Professor Tony Lombardy at Belmont University is doing an interesting web-based outreach program for high schools which will culminate with Roman certamina, a Latin play performed by his students, and a Roman banquet on April 13. The web-based program gives students 3 questions a week. Those who answer all correctly are in a drawing for a $25 gift certificate. This is called AENIGMA HODIERNUM. Students may also sit in on real Belmont classes in Latin via computer and may listen to Latin read.

The big news in the secondary schools is that Alice Sanford was named Tennessee Outstanding Teacher of the Humanities and this fall was named Tennessee Foreign Language Teacher of the Year. This is a wonderful award and she is certainly worthy of the recognition. We are all very proud of Alice, and are grateful too for the good publicity this gives Latin. Hume-Fogg High School hosted over 500 students at the Mid-State JCL Tournament. The host school took the 1st place trophy! White Station H.S. continues to be a hot bed of Classics activity: last summer Eric Foster participated in the The NEH seminar The Ancient and Modern Epic; JoAnn Haughton and Eric Foster continue their involvement with VROMA; Dawn LaFon was a reader for the AP Latin exam, and JoAnn Haughton took a group of students on a tour of Classical lands. In more general terms, Tennessee Junior Classical League now has approximately 3,400 students from 69 schools. This number is a good indication of the strength of Latin in Tennessee. The TJCL Convention will be hosted by Dobyns-Bennett in Kingsport in April.

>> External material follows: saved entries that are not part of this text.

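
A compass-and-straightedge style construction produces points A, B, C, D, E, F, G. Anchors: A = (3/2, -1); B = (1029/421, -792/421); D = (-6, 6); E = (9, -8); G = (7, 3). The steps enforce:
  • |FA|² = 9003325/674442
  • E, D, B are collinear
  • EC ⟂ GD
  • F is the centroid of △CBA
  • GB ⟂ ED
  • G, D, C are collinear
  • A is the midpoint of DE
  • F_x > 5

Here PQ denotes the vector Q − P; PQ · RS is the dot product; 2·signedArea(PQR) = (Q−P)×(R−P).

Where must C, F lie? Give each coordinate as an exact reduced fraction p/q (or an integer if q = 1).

1. C_x = 2013/178  [G, D, C are collinear ∩ EC ⟂ GD]
2. C_y = 357/178  [G, D, C are collinear ∩ EC ⟂ GD]
   → C = (2013/178, 357/178)
3. F_x = 190507/37469  [F is the centroid of △CBA]
4. F_y = -65617/224814  [F is the centroid of △CBA]
   → F = (190507/37469, -65617/224814)

C = (2013/178, 357/178)
F = (190507/37469, -65617/224814)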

Tennessee needs Latin teachers! Montgomery County lost a Latin teacher and program last year, and is still looking for a replacement. Webb is looking for someone immediately, and more jobs will be opening up. A retired Latin teacher came back to the profession this fall so that the program at Oakland H.S. in Murfreesboro (full Latin) might continue. It is heartwarming to see that the demand is there, but we need to fill the positions with good, solid teachers. This continues to be the major problem with Classics in Tennessee.